Ubugly · 05/04/2025 14:20

Him being in a mood about the school is so weird, surely if you said, my kids go to for example oak school, people would know it’s a catholic school anyway?

Maitri108 · 05/04/2025 14:22

@SoOxon I'm not entirely sure what you're talking about. I'm talking about name calling being unacceptable in relationships. I'm talking about some posters being confused as to why she's upset over being called names. Some posters are telling her that she provoked the name calling.

For many, name calling is completely unacceptable, for others it's part and parcel of being in a relationship. The OP expressed that she was very upset at being called names.

Lurkingandlearning · 05/04/2025 14:29

I think you should get as far away from him as you can. He sounds deranged.

SiobhanSharpe · 05/04/2025 14:43

LoremIpsumCici · 04/04/2025 19:39

Yes it is very sad indeed to see posts from people who think that telling a partner to grow up is acceptable and not at all provoking. For the record, I said name calling inc “cunt” is not acceptable, the thing is I have a higher standard than many posters because “grow up” isn’t acceptable either.

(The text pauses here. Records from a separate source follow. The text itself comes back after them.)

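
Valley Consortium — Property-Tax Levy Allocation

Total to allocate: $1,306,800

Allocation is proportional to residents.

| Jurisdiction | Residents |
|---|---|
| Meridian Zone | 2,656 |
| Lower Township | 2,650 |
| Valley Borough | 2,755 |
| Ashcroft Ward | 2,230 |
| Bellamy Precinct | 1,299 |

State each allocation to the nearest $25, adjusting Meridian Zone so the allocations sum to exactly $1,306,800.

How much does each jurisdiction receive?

Combined residents = 11,590.
Unrounded shares: Meridian Zone 2,656/11,590 × $1,306,800 = 299,470.30; Lower Township 2,650/11,590 × $1,306,800 = 298,793.79; Valley Borough 2,755/11,590 × $1,306,800 = 310,632.79; Ashcroft Ward 2,230/11,590 × $1,306,800 = 251,437.79; Bellamy Precinct 1,299/11,590 × $1,306,800 = 146,465.33.
At nearest $25: Meridian Zone $299,475; Lower Township $298,800; Valley Borough $310,625; Ashcroft Ward $251,450; Bellamy Precinct $146,475. Sum = $1,306,825.
Difference $1,306,800 − $1,306,825 = −$25 applied to Meridian Zone: Meridian Zone becomes $299,450.

Meridian Zone: $299,450; Lower Township: $298,800; Valley Borough: $310,625; Ashcroft Ward: $251,450; Bellamy Precinct: $146,475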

For the record, telling someone to grow up is not even in the same league as calling someone the worst swear word in the English language. To claim they are comparable is not having 'higher standards' at all.
The first may be annoying, the second can be relationship ending.
'Grow up' is the kind of thing you might quite reasonably say to your 13 year old son or daughter when they're acting up, or even to your 23 yr old DS/DD when they're not pulling their weight around the house.
You cannot and should not compare the two and this poster is either utterly disingenuous or highly misogynistic.

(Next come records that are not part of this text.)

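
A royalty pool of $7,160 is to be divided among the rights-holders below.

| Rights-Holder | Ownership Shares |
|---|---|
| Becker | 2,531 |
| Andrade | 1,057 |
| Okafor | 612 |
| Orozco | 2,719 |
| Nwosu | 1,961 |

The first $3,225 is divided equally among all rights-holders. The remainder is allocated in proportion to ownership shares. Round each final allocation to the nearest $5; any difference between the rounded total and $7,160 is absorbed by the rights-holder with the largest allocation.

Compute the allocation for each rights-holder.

First tranche $3,225 split equally: $645 each.
Remainder $3,935 by ownership shares (total 8,880): Becker 1,121.56 → $1,120; Andrade 468.39 → $470; Okafor 271.20 → $270; Orozco 1,204.87 → $1,205; Nwosu 868.98 → $870.
Totals: Becker $645 + $1,120 = $1,765; Andrade $645 + $470 = $1,115; Okafor $645 + $270 = $915; Orozco $645 + $1,205 = $1,850; Nwosu $645 + $870 = $1,515.

Becker: $1,765 · Andrade: $1,115 · Okafor: $915 · Orozco: $1,850 · Nwosu: $1,515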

Streaaa · 05/04/2025 15:03

You have money?
Use it.
Get those poor children away from this absolutely toxic house.

Stop discussing anything with him.
Get planning today.

AlliWantIsARoomSomewheeeere · 05/04/2025 15:13

Ihopeyouhavent · 04/04/2025 17:35

A marriage and relationship is ended over the word cunt? Really?

If said in anger? 100%
I know a few people who use it in casual banter, not personally a fan but not gonna cry about it. But said if my partner called me that in a nasty way
100, done. Utter disrespect

AlliWantIsARoomSomewheeeere · 05/04/2025 15:35

LoremIpsumCici · 04/04/2025 19:39

Yes it is very sad indeed to see posts from people who think that telling a partner to grow up is acceptable and not at all provoking. For the record, I said name calling inc “cunt” is not acceptable, the thing is I have a higher standard than many posters because “grow up” isn’t acceptable either.

Telling someone who is behaving in a childish manner to grow up is not the same as calling someone a c*nt. 🤯 One is calling out a specific behaviour as immature, then other is a disgusting way to talk to someone. You may be triggered by "grow up" for some reason, but that doesn't make them equal.